As COVID-19 transforms public education, it’s clear that education support professionals are among those heroes, providing support services and advocating for public schools at a time when the whole world is reminded just how important our schools are to every community.
One of those heroes, says Eskelsen García, is Andrea Beeman, the 2020 NEA ESP of the Year.
Each year, one ESP receives the NEA ESP of the Year Award in recognition of their outstanding contribution to their schools, communities, and profession. Usually announced at the NEA’s ESP Conference at a banquet attended by nearly 1,000 ESPs from around the country, this year’s announcement was made by Eskelsen García in a tele-townhall on March 25th.
COVID-19 changed the venue, but not the significance of the announcement or Beeman’s message to her ESP colleagues.
“We must continue to take care of ourselves and each other,” she says. “I know the commitment it takes to go to our school buildings and do your jobs with the threat of this virus looming, but we are courageous and we know we are critical in helping the students and families we serve get through this crisis.
As NEA’s ESP of the Year, Beeman wants to make sure that all educators stay safe and healthy and are educated about COVID-19 and the Centers for Disease Control and Prevention’s (CDC) guidelines.
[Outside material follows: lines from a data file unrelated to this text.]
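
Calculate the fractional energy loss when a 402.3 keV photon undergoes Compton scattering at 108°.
0.5075 (or 50.75%)

Calculate initial and final photon energies:

Initial: E₀ = 402.3 keV → λ₀ = 3.0819 pm
Compton shift: Δλ = 3.1761 pm
Final wavelength: λ' = 6.2580 pm
Final energy: E' = 198.1222 keV

Fractional energy loss:
(E₀ - E')/E₀ = (402.3000 - 198.1222)/402.3000
= 204.1778/402.3000
= 0.5075
= 50.75%

(Intermediate values are shown rounded; full precision is carried through to the final answer.)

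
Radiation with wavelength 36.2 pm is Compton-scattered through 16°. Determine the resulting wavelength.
36.2940 pm

Using the Compton scattering formula:
λ' = λ + Δλ = λ + λ_C(1 - cos θ)

Given:
- Initial wavelength λ = 36.2 pm
- Scattering angle θ = 16°
- Compton wavelength λ_C ≈ 2.4263 pm

Calculate the shift:
Δλ = 2.4263 × (1 - cos(16°))
Δλ = 2.4263 × 0.0387
Δλ = 0.0940 pm

Final wavelength:
λ' = 36.2 + 0.0940 = 36.2940 pm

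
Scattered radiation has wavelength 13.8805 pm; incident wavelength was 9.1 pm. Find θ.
166.00°

First find the wavelength shift:
Δλ = λ' - λ = 13.8805 - 9.1 = 4.7805 pm

Using Δλ = λ_C(1 - cos θ), with λ_C = h/(m_e·c) ≈ 2.42631024 pm:
cos θ = 1 - Δλ/λ_C
cos θ = 1 - 4.7805/2.42631024
cos θ = -0.970276

θ = arccos(-0.970276)
θ = 166.00°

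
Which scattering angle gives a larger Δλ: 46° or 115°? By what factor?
115° produces the larger shift by a factor of 4.659

Calculate both shifts using Δλ = λ_C(1 - cos θ):

For θ₁ = 46°:
Δλ₁ = 2.4263 × (1 - cos(46°))
Δλ₁ = 2.4263 × 0.3053
Δλ₁ = 0.7409 pm

For θ₂ = 115°:
Δλ₂ = 2.4263 × (1 - cos(115°))
Δλ₂ = 2.4263 × 1.4226
Δλ₂ = 3.4517 pm

The 115° angle produces the larger shift.
Ratio: 3.4517/0.7409 = 4.659

(Intermediate values are shown rounded; full precision is carried through to the final answer.)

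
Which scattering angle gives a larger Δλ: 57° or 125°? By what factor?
125° produces the larger shift by a factor of 3.456

Calculate both shifts using Δλ = λ_C(1 - cos θ):

For θ₁ = 57°:
Δλ₁ = 2.4263 × (1 - cos(57°))
Δλ₁ = 2.4263 × 0.4554
Δλ₁ = 1.1048 pm

For θ₂ = 125°:
Δλ₂ = 2.4263 × (1 - cos(125°))
Δλ₂ = 2.4263 × 1.5736
Δλ₂ = 3.8180 pm

The 125° angle produces the larger shift.
Ratio: 3.8180/1.1048 = 3.456

(Intermediate values are shown rounded; full precision is carried through to the final answer.)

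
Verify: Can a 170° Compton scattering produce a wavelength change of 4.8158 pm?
Yes, consistent

Calculate the expected shift for θ = 170°:

Δλ_expected = λ_C(1 - cos(170°))
Δλ_expected = 2.4263 × (1 - cos(170°))
Δλ_expected = 2.4263 × 1.9848
Δλ_expected = 4.8158 pm

Given shift: 4.8158 pm
Expected shift: 4.8158 pm
Difference: 0.0000 pm

The values match. This is consistent with Compton scattering at the stated angle.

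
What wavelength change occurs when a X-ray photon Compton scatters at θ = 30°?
0.3251 pm

Using the Compton scattering formula:
Δλ = λ_C(1 - cos θ)

where λ_C = h/(m_e·c) ≈ 2.4263 pm is the Compton wavelength of an electron.

For θ = 30°:
cos(30°) = 0.8660
1 - cos(30°) = 0.1340

Δλ = 2.4263 × 0.1340
Δλ = 0.3251 pm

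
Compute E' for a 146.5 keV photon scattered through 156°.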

She wants to make sure ESPs can turn to NEA and its network of state and local affiliates as a resource to help navigate complex issues in the days, weeks and months ahead.
Another top priority is ESP advocacy.
“Our members need to be at the table advocating for ESPs when school districts implement action and safety plans as well as financial decisions for hourly workers,” she says. “We know our jobs better than anyone else, and our voices have to be in the room. Local association leaders have to stay in constant contact with the school administration because communication is the key, and the changes that are made to our daily routines and lives are moving at a rapid pace.”
Advocacy begins locally but also needs to be done at a state and national level, Beeman says.
“This pandemic is the start of our new normal and we need to be informed and active in decision making,” she says. “My priority as ESP of the Year is to organize and advocate for members because elections matter to every facet of our lives. This crisis is a clear window into how elected federal and state leaders respond to crisis and who truly has the backs of American families and the children of this nation.”